Impatiens glandulifera is a large annual plant native to the Himalayas. After flowering between June and October, the pink-flowered plant forms seed pods which explode when disturbed, scattering the seeds up to 7 metres and creating a large area dominated by a single species, choking out indigenous greenery. Riverbanks overtaken by impatiens are highly susceptible to erosion, endangering fish populations, among others.

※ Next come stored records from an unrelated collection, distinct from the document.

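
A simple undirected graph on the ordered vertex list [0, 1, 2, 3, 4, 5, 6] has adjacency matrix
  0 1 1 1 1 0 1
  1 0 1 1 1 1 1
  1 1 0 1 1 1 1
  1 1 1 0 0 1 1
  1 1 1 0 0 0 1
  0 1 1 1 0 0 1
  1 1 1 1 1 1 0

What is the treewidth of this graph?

4

A width-4 tree decomposition is:
Bags: B1 = {0, 1, 2, 3, 6}  B2 = {0, 1, 2, 4, 6}  B3 = {1, 2, 3, 5, 6}
Tree: B1–B2, B1–B3
Each bag holds 5 vertices, so the decomposition has width 4, which upper-bounds the treewidth. Conversely, {0, 1, 2, 3, 6} is a clique of size 5, and the vertices of any clique must share a bag in every tree decomposition; so some bag has ≥ 5 vertices and tw(G) ≥ 4. Hence tw(G) = 4 exactly.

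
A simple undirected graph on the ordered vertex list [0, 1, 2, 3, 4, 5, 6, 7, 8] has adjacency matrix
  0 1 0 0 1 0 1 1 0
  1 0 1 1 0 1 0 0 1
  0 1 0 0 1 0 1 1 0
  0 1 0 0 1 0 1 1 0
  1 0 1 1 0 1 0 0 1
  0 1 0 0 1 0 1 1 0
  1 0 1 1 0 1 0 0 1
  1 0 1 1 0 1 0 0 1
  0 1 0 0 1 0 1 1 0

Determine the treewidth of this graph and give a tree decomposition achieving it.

Each bag holds 5 vertices, so the decomposition has width 4, which upper-bounds the treewidth. For the lower bound: the 5 vertex sets {4,8}, {0,1}, {2,7}, {6}, {3} are disjoint, each induces a connected subgraph, and every pair is joined by at least one edge of G. Contracting each set to a single vertex therefore yields K_{5} as a minor, and since treewidth is minor-monotone, tw(G) ≥ tw(K_{5}) = 4. Therefore the treewidth is 4.

Treewidth 4.
One such decomposition:
Bags: B1 = {1, 4, 6, 7, 8}  B2 = {0, 1, 4, 6, 7}  B3 = {1, 2, 4, 6, 7}  B4 = {1, 3, 4, 6, 7}  B5 = {1, 4, 5, 6, 7}
Tree: B1–B2, B2–B3, B3–B4, B4–B5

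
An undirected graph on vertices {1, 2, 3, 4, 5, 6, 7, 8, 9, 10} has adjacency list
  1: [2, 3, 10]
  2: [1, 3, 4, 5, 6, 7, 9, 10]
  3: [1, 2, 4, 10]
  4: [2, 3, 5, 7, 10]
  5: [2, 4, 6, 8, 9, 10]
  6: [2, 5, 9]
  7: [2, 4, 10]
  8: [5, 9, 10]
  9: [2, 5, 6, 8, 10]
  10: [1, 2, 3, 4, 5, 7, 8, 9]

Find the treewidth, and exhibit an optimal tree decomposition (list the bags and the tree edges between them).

The largest bag has 4 vertices, giving width 3; this decomposition certifies tw(G) ≤ 3. For the lower bound, the 4 vertices {5, 8, 9, 10} are pairwise adjacent, and any tree decomposition puts a clique entirely inside one bag — forcing width ≥ 3. Combining the bounds, tw(G) = 3.

Treewidth 3.
Bags: B1 = {2, 5, 9, 10}  B2 = {2, 4, 5, 10}  B3 = {2, 5, 6, 9}  B4 = {2, 3, 4, 10}  B5 = {1, 2, 3, 10}  B6 = {2, 4, 7, 10}  B7 = {5, 8, 9, 10}
Tree: B1–B2, B1–B3, B2–B4, B4–B5, B2–B6, B1–B7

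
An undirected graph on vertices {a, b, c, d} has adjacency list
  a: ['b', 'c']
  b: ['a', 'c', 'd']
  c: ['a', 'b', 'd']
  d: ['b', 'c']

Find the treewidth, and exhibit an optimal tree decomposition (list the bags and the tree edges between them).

Each bag holds 3 vertices, so the decomposition has width 2, which upper-bounds the treewidth. Conversely, {b, c, d} is a clique of size 3, and the vertices of any clique must share a bag in every tree decomposition; so some bag has ≥ 3 vertices and tw(G) ≥ 2. Combining the bounds, tw(G) = 2.

Treewidth 2.
Bags: B1 = {b, c, d}  B2 = {a, b, c}
Tree: B1–B2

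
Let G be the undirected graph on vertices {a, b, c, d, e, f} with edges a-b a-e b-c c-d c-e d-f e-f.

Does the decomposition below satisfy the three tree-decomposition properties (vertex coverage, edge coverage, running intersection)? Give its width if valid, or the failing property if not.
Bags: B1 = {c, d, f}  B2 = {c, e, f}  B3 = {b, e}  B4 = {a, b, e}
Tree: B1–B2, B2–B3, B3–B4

No — edge (c,b) lies in no bag.

A tree decomposition must satisfy three properties: every vertex lies in some bag; for every edge, both endpoints lie together in some bag; and for every vertex, the bags containing it form a connected subtree. Here edge (c,b) lies in no bag, so the decomposition is invalid.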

Feral American minks in Europe are thought to be descendants of domesticated stock representing the Neovison vison species. The first specimens were imported to Europe in 1920 for fur-farming purposes. The American mink has displaced the native European mink, which is now critically endangered. The mink is considered to be a big risk to bird populations worldwide. It also completes with otters to eat fish, rodents and frogs, negatively impacting their development.
The threat posed by the herbaceous lupine (Lupinus polyphyllus) in Finland has been the subject of much debate. It covers large areas next to roadsides, pastures and riverbeds and is poisonous due to the alkaloids it contains. This adversely affects butterfly populations, in addition to other species. Professor Seppo Turunen from the University of Helsinki, however, says that the lupine has no negative effect on its surroundings whatsoever, as it has taken root in an environment "already polluted by humans". Trying to eradicate the flower, he says, would be futile.
Turunen points out that the list of 157 so-called invasive species (or some 950 alien species) also includes cats (Felix domesticus). The professor only considers a handful of the proposed species to be invasive enough to warrant forcible extraction.